Le Corps – Partie 13

6 mins

Le Corps – Partie 13

Acte 2 – Bloc 5 – Beat 13 – Montée en tension pré-midpoint

1 356 mots

     Nous arrivâmes à Tombstone, Arizona sur la fin de l’après-midi. Notre premier geste fut de nous rendre au Kate’s Saloon pour réserver des chambres pour la nuit, la brigade militaire étant attendue le lendemain. Nous passâmes la soirée dans la grande salle à faire connaissance avec les habitants des environs. Le bar et la table de billard tombèrent aux mains des jeunes, alors que les vieux se réfugièrent en cercle autour d’une télé. Un reportage sur une fumerolle sortie d’un canyon interrompit le fiel du populiste Tucker Carlson. Le scientifique invité expliquait l’impossibilité géologique du phénomène.

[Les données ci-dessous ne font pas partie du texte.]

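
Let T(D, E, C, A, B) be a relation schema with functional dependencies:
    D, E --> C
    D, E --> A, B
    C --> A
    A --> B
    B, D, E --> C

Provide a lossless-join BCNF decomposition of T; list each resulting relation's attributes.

Candidate key of the original relation: {D, E}.
{A, B, C, D, E}: {C} determines {A, B, C} here but is not a superkey — split on C --> A, B, giving {A, B, C} and {C, D, E}.
{A, B, C}: {A} determines {A, B} here but is not a superkey — split on A --> B, giving {A, B} and {A, C}.
{A, B} is in BCNF.
{A, C} is in BCNF.
{C, D, E} is in BCNF.

{A, B}; {A, C}; {C, D, E}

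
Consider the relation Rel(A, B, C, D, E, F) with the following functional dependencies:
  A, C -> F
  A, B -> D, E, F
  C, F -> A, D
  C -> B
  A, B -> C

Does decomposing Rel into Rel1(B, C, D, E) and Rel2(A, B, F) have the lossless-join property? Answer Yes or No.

No

The shared attributes are {B} and {B}⁺ = {B}.
Rel1 ⊄ {B} and Rel2 ⊄ {B}, so the split is lossy.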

Dans la salle, Skylar et les Séraphins se mirent à la fête avec deux anges tout justes rencontrés.  

    Randy, le vieux sage à la tignasse blanche me fit l’accolade mais il opina du menton à la vue de Grimmins. « C’est un mulet d’une grande beauté, mais ceux qui l’ont affublée de la sorte, devaient avoir une raison. Tirez-ça au clair avant de descendre, » me dit-il à l’oreille. Je fis mine de ne pas m’inquiéter. L’œil de Randy scintilla. 

    Je profitai de la fraîcheur de la nuit pour inviter le professeur Grimmins à marcher dans la sierra. Je posai bientôt son boulet sur le sable, ce qui nous força à nous accroupir. L’endroit grouillait de vie. Les serpents à sonnettes et les oiseaux coureurs remuaient les buissons chaparrals alors qu’au loin des bandes de coyotes se disputaient les sommets. Les Séraphins, Skylar en tête, passèrent au-dessus de nous à la poursuite de leurs pigeons messagers, mais Vector changea rapidement de victime. Le voltige de cette jeunesse lancée dans le firmament étoilé sonnait comme un hymne au bonheur éternel. « Déballez votre sac Grimmins. Occupation, loisirs, relations, un p’tit copain ? 

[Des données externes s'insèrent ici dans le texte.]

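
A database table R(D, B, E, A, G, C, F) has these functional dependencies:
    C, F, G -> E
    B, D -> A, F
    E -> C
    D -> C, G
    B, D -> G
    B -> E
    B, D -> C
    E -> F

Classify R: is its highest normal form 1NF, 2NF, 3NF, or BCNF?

1NF

Candidate key: {B, D}. Prime attributes: {B, D}.
C, F, G -> E breaks BCNF: {C, F, G}⁺ = {C, E, F, G}, so {C, F, G} is not a superkey.
Because {E} is non-prime and the left side of C, F, G -> E is not a superkey, the relation is not in 3NF.
Since {B} ⊂ {B, D} and {B}⁺ ⊇ {C, E, F} with {C, E, F} non-prime, there is a partial dependency; 2NF fails.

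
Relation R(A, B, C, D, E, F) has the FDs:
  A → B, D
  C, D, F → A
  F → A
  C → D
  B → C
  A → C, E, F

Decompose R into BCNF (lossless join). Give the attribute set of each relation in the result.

Candidate keys of the original relation: {A}, {F}.
In {A, B, C, D, E, F}, {C} is not a superkey ({C}⁺ restricted to this set is {C, D}), so split on C → D into {C, D} and {A, B, C, E, F}.
{C, D} has no BCNF violation.
In {A, B, C, E, F}, {B} is not a superkey ({B}⁺ restricted to this set is {B, C}), so split on B → C into {B, C} and {A, B, E, F}.
{B, C} has no BCNF violation.
{A, B, E, F} has no BCNF violation.

{A, B, E, F}; {B, C}; {C, D}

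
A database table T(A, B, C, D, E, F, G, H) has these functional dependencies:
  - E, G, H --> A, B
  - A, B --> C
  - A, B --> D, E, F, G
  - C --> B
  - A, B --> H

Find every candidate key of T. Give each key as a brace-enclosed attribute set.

{A, B}, {A, C}, {E, G, H}

{A, B} is a candidate key since {A, B}⁺ = {A, B, C, D, E, F, G, H} covers every attribute.
{A, C} is a candidate key since {A, C}⁺ = {A, B, C, D, E, F, G, H} covers every attribute.
{E, G, H} is a candidate key since {E, G, H}⁺ = {A, B, C, D, E, F, G, H} covers every attribute.
Any other superkey properly contains one of these, so there are no further candidate keys.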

     Pas de réponse, et puis, ça.

— Vous savez parler aux femmes, Colonel ! Bravo ! »

     Je venais encore de merder. « Oubliez mes paroles ! Ça n’est que… mon incompétence congénitale. »

    La créature tenta de se relever, mais j’empoignai la chaîne, marquant clairement les limites de son pouvoir. « La vie ne m’a gratifiée que d’une nature angoissée, Colonel. Ma prison est intérieure. Voilà une chose que vous ne contrôlez pas.

— Une enfance difficile ?

— Pfftt ! En matière de rejet, anges, sorcières, même cruauté. Les humains paraissent accessibles, mais leur existence trop brève les enferme dans l’urgence de s’accomplir. Grandir, étudier, voyager, se marier, pondre des mômes et finir en jouant aux boules le dimanche. La même série partout. »

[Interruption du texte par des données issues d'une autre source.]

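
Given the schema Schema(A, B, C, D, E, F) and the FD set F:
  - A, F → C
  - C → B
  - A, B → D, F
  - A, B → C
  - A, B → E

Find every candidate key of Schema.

Attributes never on any right-hand side: {A} — every candidate key must contain it.
Closure of {A, B} is {A, B, C, D, E, F}, the whole schema; {A, B} is a candidate key.
Closure of {A, C} is {A, B, C, D, E, F}, the whole schema; {A, C} is a candidate key.
Closure of {A, F} is {A, B, C, D, E, F}, the whole schema; {A, F} is a candidate key.
Any other superkey properly contains one of these, so there are no further candidate keys.

{A, B}, {A, C}, {A, F}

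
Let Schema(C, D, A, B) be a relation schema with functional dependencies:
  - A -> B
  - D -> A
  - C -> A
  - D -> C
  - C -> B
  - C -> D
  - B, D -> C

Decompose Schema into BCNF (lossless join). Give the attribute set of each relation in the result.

{A, B}; {A, C, D}

Candidate keys of the original relation: {C}, {D}.
{A, B, C, D}: {A} determines {A, B} here but is not a superkey — split on A -> B, giving {A, B} and {A, C, D}.
{A, B} has no BCNF violation.
{A, C, D} has no BCNF violation.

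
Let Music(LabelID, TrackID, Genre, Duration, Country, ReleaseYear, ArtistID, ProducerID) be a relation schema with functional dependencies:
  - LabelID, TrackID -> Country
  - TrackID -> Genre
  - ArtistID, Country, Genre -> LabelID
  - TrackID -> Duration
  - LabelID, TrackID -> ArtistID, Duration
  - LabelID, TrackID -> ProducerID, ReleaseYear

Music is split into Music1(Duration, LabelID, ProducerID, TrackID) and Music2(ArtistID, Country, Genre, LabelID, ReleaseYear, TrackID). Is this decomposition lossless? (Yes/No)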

     Grimmins soupira, mais elle reprit. « J’ai espéré devenir digne d’amour aux yeux d’un collègue par la qualité de mon travail. Ça l’a rebuté. J’aurai perdu ma vie à essayer d’établir un contact. 

— Il est trop tôt pour déposer le bilan, Mary. »

     Je ne trouvai rien d’autre à ajouter. Je voulais croire au succès de cette mission, même s’il m’arrivait d’en douter.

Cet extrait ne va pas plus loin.